Church leaders' remains identified at mass grave from Stalin era
(ENI) The remains of four senior Russian Orthodox leaders, as well
as a bishop and 31 priests from the Roman Catholic church, have been
identified in a mass grave in Russia's northern Karelia region. Veniamin
Joshe, a spokesman for Russia's "Memorial" organization, said that the
remains of 1,111 bodies had been unearthed at a forest site about 150
miles north of St. Petersburg. Joshe said that most of the bodies had
originally been brought to the site from labor camps on the Solovetskiye
Islands in the White Sea. It seems likely that most of the dead--who had
been shot through the back of the head--were killed between October 27
and November 4, 1937, with the approval of then Soviet leader, Joseph
Stalin. In 1995 a Russian government commission found that more than
200,000 priests and nuns of various denominations had been killed, and
one-half million imprisoned or deported in Soviet purges of the 1920s
and 1930s, a period now described as the worst persecution ever inflicted
on Christians. The identification of the remains has been made with
information from the Moscow archives of the secret police.
After outcry at home and abroad, Cape Town council honors Tutu
(ENI) Cape Town city councilors have voted unanimously to grant
the freedom of the city to their city's former archbishop, Desmond Tutu.
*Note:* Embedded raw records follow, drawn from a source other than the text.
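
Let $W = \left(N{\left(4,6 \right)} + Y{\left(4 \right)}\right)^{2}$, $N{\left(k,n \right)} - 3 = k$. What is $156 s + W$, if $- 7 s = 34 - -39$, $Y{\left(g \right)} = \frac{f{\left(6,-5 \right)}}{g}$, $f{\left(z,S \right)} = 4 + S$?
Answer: $- \frac{177105}{112} \approx -1581.3$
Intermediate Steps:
$N{\left(k,n \right)} = 3 + k$
$Y{\left(g \right)} = - \frac{1}{g}$ ($Y{\left(g \right)} = \frac{4 - 5}{g} = - \frac{1}{g}$)
$W = \frac{729}{16}$ ($W = \left(\left(3 + 4\right) - \frac{1}{4}\right)^{2} = \left(7 - \frac{1}{4}\right)^{2} = \left(\frac{27}{4}\right)^{2} = \frac{729}{16} \approx 45.563$)
$s = - \frac{73}{7}$ ($s = - \frac{34 - -39}{7} = - \frac{34 + 39}{7} = \left(- \frac{1}{7}\right) 73 = - \frac{73}{7} \approx -10.429$)
$156 s + W = 156 \left(- \frac{73}{7}\right) + \frac{729}{16} = - \frac{11388}{7} + \frac{729}{16} = - \frac{177105}{112}$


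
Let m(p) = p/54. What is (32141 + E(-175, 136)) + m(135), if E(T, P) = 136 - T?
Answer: 64909/2 ≈ 32455.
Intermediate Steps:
m(p) = p/54 (m(p) = p*(1/54) = p/54)
(32141 + E(-175, 136)) + m(135) = (32141 + (136 - 1*(-175))) + (1/54)*135 = (32141 + (136 + 175)) + 5/2 = (32141 + 311) + 5/2 = 32452 + 5/2 = 64909/2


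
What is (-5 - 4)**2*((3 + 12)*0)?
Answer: 0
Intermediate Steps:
(-5 - 4)**2*((3 + 12)*0) = (-9)**2*(15*0) = 81*0 = 0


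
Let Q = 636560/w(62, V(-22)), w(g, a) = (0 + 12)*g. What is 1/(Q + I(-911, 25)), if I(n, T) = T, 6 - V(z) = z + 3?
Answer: 93/81895 ≈ 0.0011356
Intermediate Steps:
V(z) = 3 - z (V(z) = 6 - (z + 3) = 6 - (3 + z) = 6 + (-3 - z) = 3 - z)
w(g, a) = 12*g
Q = 79570/93 (Q = 636560/((12*62)) = 636560/744 = 636560*(1/744) = 79570/93 ≈ 855.59)
1/(Q + I(-911, 25)) = 1/(79570/93 + 25) = 1/(81895/93) = 93/81895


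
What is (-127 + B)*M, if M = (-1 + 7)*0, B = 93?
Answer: 0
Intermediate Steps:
M = 0 (M = 6*0 = 0)
(-127 + B)*M = (-127 + 93)*0 = -34*0 = 0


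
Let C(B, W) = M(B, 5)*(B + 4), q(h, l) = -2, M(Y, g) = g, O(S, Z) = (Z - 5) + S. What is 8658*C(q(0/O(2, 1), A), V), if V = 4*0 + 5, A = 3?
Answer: 86580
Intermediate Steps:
O(S, Z) = -5 + S + Z (O(S, Z) = (-5 + Z) + S = -5 + S + Z)
V = 5 (V = 0 + 5 = 5)
C(B, W) = 20 + 5*B (C(B, W) = 5*(B + 4) = 5*(4 + B) = 20 + 5*B)
8658*C(q(0/O(2, 1), A), V) = 8658*(20 + 5*(-2)) = 8658*(20 - 10) = 8658*10 = 86580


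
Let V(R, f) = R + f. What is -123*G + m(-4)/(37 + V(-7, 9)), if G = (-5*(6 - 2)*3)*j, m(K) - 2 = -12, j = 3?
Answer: 863450/39 ≈ 22140.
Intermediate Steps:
m(K) = -10 (m(K) = 2 - 12 = -10)
G = -180 (G = (-5*(6 - 2)*3)*3 = (-5*4*3)*3 = -20*3*3 = -60*3 = -180)
-123*G + m(-4)/(37 + V(-7, 9)) = -123*(-180) - 10/(37 + (-7 + 9)) = 22140 - 10/(37 + 2) = 22140 - 10/39 = 863450/39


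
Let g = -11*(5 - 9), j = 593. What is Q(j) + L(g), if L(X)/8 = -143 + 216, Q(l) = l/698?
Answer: 408225/698 ≈ 584.85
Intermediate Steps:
Q(l) = l/698 (Q(l) = l*(1/698) = l/698)
g = 44 (g = -11*(-4) = 44)
L(X) = 584 (L(X) = 8*(-143 + 216) = 8*73 = 584)
Q(j) + L(g) = (1/698)*593 + 584 = 593/698 + 584 = 408225/698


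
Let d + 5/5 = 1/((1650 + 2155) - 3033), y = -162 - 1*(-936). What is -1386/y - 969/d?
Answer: 10702519/11051 ≈ 968.47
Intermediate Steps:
y = 774 (y = -162 + 936 = 774)
d = -771/772 (d = -1 + 1/((1650 + 2155) - 3033) = -1 + 1/(3805 - 3033) = -1 + 1/772 = -771/772 ≈ -0.99870)
-1386/y - 969/d = -1386/774 - 969/(-771/772) = -1386*1/774 - 969*(-772/771) = -77/43 + 249356/257 = 10702519/11051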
The municipality recently reaped local and international scorn when a
previous proposal to grant Tutu the honor failed to win sufficient votes
from the councilors. Tutu, who won the Nobel Peace Prize for his
opposition to apartheid, is now chairman of South Africa's Truth and
Reconciliation Commission which is trying to heal the wounds of the
country's racist past. Clearly embarrassed by the outcome of the previous
vote, which had been cast in secret, all 65 councilors present at a council
meeting raised their hands in approval when a public vote was called. A
minimum of 50 votes was required. Cape Town Council members
belonging to President Nelson Mandela's African National Congress
(ANC) accused councilors of the National Party (NP), custodians of the
former apartheid regime, of having blocked the previous attempt to honor
Cape Town's most famous citizen. Earlier this year Tutu angered the NP
by accusing it of failure to accept full responsibility for human rights
abuses carried out during the apartheid
era.
Correction:
ENS release #97-2002 of November 13, 1997, entitled "Griswold's
installation to be broadcast live on television and Internet" contained an
incorrect email address which originated with our source. The correct
address for the Internet simulcast of the audio portion of the installation
of the 25th Presiding Bishop is www.ecusa.anglican.org/ectn.